Trotzdem ist das Wehklagen von Frau Holderbach nachvollziehbar und vollkommen berechtigt. Umso mehr, als ich in den darauffolgenden Tagen viele übereinandergeschichtete Toilettenpapierpackungen durch meine Straße habe wandern sehen. Sie bewegen sich wie auf dem Rücken von Blattschneiderameisen unter meinem Fenster vorbei. Ein Strom von Toilettenpapierhamsterern schiebt sich inzwischen durch meine Straße.

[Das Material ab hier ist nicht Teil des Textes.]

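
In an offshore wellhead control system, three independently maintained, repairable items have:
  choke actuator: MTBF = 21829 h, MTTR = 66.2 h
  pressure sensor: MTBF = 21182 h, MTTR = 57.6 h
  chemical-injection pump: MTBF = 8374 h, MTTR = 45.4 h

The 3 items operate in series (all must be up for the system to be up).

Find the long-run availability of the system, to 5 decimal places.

0.98891

A(choke actuator) = MTBF/(MTBF+MTTR) = 21829/(21829+66.2) = 0.996977
A(pressure sensor) = MTBF/(MTBF+MTTR) = 21182/(21182+57.6) = 0.997288
A(chemical-injection pump) = MTBF/(MTBF+MTTR) = 8374/(8374+45.4) = 0.994608
Series availability: 0.996977 × 0.997288 × 0.994608 = 0.98891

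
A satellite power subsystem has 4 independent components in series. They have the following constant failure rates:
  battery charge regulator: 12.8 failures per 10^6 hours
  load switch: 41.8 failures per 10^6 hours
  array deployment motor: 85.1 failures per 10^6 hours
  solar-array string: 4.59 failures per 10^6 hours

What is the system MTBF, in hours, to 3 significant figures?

6930

Series of exponential components: λ_sys = Σ λ_i
λ_sys = 0.0000128 + 0.0000418 + 0.0000851 + 0.00000459 = 1.4429e-04 /h
MTBF = 1 / λ_sys = 6930 h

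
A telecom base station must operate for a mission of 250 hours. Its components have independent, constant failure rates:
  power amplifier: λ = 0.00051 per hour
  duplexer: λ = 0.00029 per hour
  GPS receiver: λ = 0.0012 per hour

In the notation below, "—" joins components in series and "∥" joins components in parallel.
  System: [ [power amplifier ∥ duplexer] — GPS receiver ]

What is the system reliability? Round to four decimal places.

R(power amplifier) = exp(−0.00051 × 250) = 0.880293
R(duplexer) = exp(−0.00029 × 250) = 0.930066
R(GPS receiver) = exp(−0.0012 × 250) = 0.740818
Parallel (power amplifier and duplexer): 1 − (1 − 0.880293)(1 − 0.930066) = 0.991628
Series ([0.991628] and GPS receiver): 0.991628 × 0.740818 = 0.7346

0.7346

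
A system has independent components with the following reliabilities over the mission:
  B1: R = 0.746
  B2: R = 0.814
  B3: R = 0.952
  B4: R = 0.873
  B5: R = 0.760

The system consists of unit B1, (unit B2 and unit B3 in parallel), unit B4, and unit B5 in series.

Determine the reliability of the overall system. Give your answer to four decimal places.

Parallel (B2 and B3): 1 − (1 − 0.814000)(1 − 0.952000) = 0.991072
Series (B1, [0.991072], B4, and B5): 0.746000 × 0.991072 × 0.873000 × 0.760000 = 0.4905

0.4905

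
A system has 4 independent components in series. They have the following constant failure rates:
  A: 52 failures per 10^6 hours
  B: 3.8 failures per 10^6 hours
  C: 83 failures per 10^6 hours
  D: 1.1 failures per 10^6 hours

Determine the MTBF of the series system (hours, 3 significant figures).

Series of exponential components: λ_sys = Σ λ_i
λ_sys = 0.000052 + 0.0000038 + 0.000083 + 0.0000011 = 1.3990e-04 /h
MTBF = 1 / λ_sys = 7150 h

7150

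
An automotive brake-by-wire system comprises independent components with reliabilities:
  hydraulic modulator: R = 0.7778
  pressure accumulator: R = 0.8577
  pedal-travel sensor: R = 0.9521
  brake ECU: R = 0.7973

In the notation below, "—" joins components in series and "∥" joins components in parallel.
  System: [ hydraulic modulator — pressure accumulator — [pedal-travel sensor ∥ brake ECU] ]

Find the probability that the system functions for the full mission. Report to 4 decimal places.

0.6606

Parallel (pedal-travel sensor and brake ECU): 1 − (1 − 0.952100)(1 − 0.797300) = 0.990291
Series (hydraulic modulator, pressure accumulator, and [0.990291]): 0.777800 × 0.857700 × 0.990291 = 0.6606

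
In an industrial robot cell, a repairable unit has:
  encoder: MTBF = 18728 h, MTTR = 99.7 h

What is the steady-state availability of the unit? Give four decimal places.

A(encoder) = MTBF/(MTBF+MTTR) = 18728/(18728+99.7) = 0.9947

0.9947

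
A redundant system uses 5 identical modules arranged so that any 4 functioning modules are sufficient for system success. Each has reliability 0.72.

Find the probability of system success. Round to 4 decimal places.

R = Σ_{i=4}^{5} C(5,i) p^i (1−p)^{5−i} with p = 0.72
C(5,4)·0.72^4·0.28^1 = 0.376234
C(5,5)·0.72^5·0.28^0 = 0.193492
Sum = 0.5697

0.5697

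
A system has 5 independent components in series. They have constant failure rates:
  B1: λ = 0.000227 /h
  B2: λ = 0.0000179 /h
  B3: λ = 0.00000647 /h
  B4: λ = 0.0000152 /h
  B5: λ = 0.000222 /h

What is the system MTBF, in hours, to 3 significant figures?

Series of exponential components: λ_sys = Σ λ_i
λ_sys = 0.000227 + 0.0000179 + 0.00000647 + 0.0000152 + 0.000222 = 4.8857e-04 /h
MTBF = 1 / λ_sys = 2050 h

2050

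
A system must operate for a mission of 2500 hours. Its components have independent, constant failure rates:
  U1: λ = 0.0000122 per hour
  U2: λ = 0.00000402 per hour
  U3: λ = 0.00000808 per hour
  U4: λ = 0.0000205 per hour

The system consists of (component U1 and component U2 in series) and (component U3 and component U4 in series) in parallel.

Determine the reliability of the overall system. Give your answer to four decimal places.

R(U1) = exp(−0.0000122 × 2500) = 0.969960
R(U2) = exp(−0.00000402 × 2500) = 0.990000
R(U3) = exp(−0.00000808 × 2500) = 0.980003
R(U4) = exp(−0.0000205 × 2500) = 0.950041
Series (U1 and U2): 0.969960 × 0.990000 = 0.960260
Series (U3 and U4): 0.980003 × 0.950041 = 0.931043
Parallel ([0.960260] and [0.931043]): 1 − (1 − 0.960260)(1 − 0.931043) = 0.9973

0.9973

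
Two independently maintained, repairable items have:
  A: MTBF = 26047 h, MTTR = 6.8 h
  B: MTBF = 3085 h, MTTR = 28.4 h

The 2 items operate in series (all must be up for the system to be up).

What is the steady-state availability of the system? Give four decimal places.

A(A) = MTBF/(MTBF+MTTR) = 26047/(26047+6.8) = 0.999739
A(B) = MTBF/(MTBF+MTTR) = 3085/(3085+28.4) = 0.990878
Series availability: 0.999739 × 0.990878 = 0.9906

0.9906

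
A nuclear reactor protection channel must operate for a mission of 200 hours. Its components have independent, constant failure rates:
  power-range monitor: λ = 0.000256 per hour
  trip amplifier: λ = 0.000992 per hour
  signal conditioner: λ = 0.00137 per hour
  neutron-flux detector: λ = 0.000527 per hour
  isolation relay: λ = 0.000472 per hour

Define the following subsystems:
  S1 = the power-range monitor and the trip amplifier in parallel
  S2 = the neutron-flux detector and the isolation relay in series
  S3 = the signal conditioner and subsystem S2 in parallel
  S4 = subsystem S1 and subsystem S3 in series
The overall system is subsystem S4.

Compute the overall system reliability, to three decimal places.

0.948

R(power-range monitor) = exp(−0.000256 × 200) = 0.95009
R(trip amplifier) = exp(−0.000992 × 200) = 0.82004
R(signal conditioner) = exp(−0.00137 × 200) = 0.76033
R(neutron-flux detector) = exp(−0.000527 × 200) = 0.89996
R(isolation relay) = exp(−0.000472 × 200) = 0.90992
Parallel (power-range monitor and trip amplifier): 1 − (1 − 0.95009)(1 − 0.82004) = 0.99102
Series (neutron-flux detector and isolation relay): 0.89996 × 0.90992 = 0.81889
Parallel (signal conditioner and [0.81889]): 1 − (1 − 0.76033)(1 − 0.81889) = 0.95659
Series ([0.99102] and [0.95659]): 0.99102 × 0.95659 = 0.948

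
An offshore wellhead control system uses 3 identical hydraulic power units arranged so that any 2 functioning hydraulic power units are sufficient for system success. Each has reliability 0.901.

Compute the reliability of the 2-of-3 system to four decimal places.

R = Σ_{i=2}^{3} C(3,i) p^i (1−p)^{3−i} with p = 0.901
C(3,2)·0.901^2·0.099^1 = 0.241105
C(3,3)·0.901^3·0.099^0 = 0.731433
Sum = 0.9725

0.9725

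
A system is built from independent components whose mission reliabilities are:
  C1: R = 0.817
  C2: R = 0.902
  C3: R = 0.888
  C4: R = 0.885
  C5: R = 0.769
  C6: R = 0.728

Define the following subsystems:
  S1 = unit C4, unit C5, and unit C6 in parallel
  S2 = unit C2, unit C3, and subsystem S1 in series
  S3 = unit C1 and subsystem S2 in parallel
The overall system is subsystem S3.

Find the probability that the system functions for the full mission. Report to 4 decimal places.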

Eine lästige Ameisenstraße ist hier entstanden. Es gibt kaum etwas, was mich nach 12 Jahren Fenstersitzen noch erschüttern oder in Erstaunen versetzen kann, aber diesen Anblick von Dutzenden von Blattschneiderameisen, die Toilettenpapier in ihren Bau schleppen, musste ich erst einmal einordnen und verstehen. Am Anfang habe ich den Blattschneiderameisen unter dem schwebenden Toilettenpapier noch einen wohlgemeinten Ratschlag hinterhergerufen – sie sollen einfach weniger essen, das würde automatisch die Häufigkeit des Stuhlgangs reduzieren und einen Hamsterkauf überflüssig machen. Aber ich bin schnell davon abgekommen, meine Ratschläge liefen ins Leere, am Ende folgten die Ameisen nur ihrem Instinkt.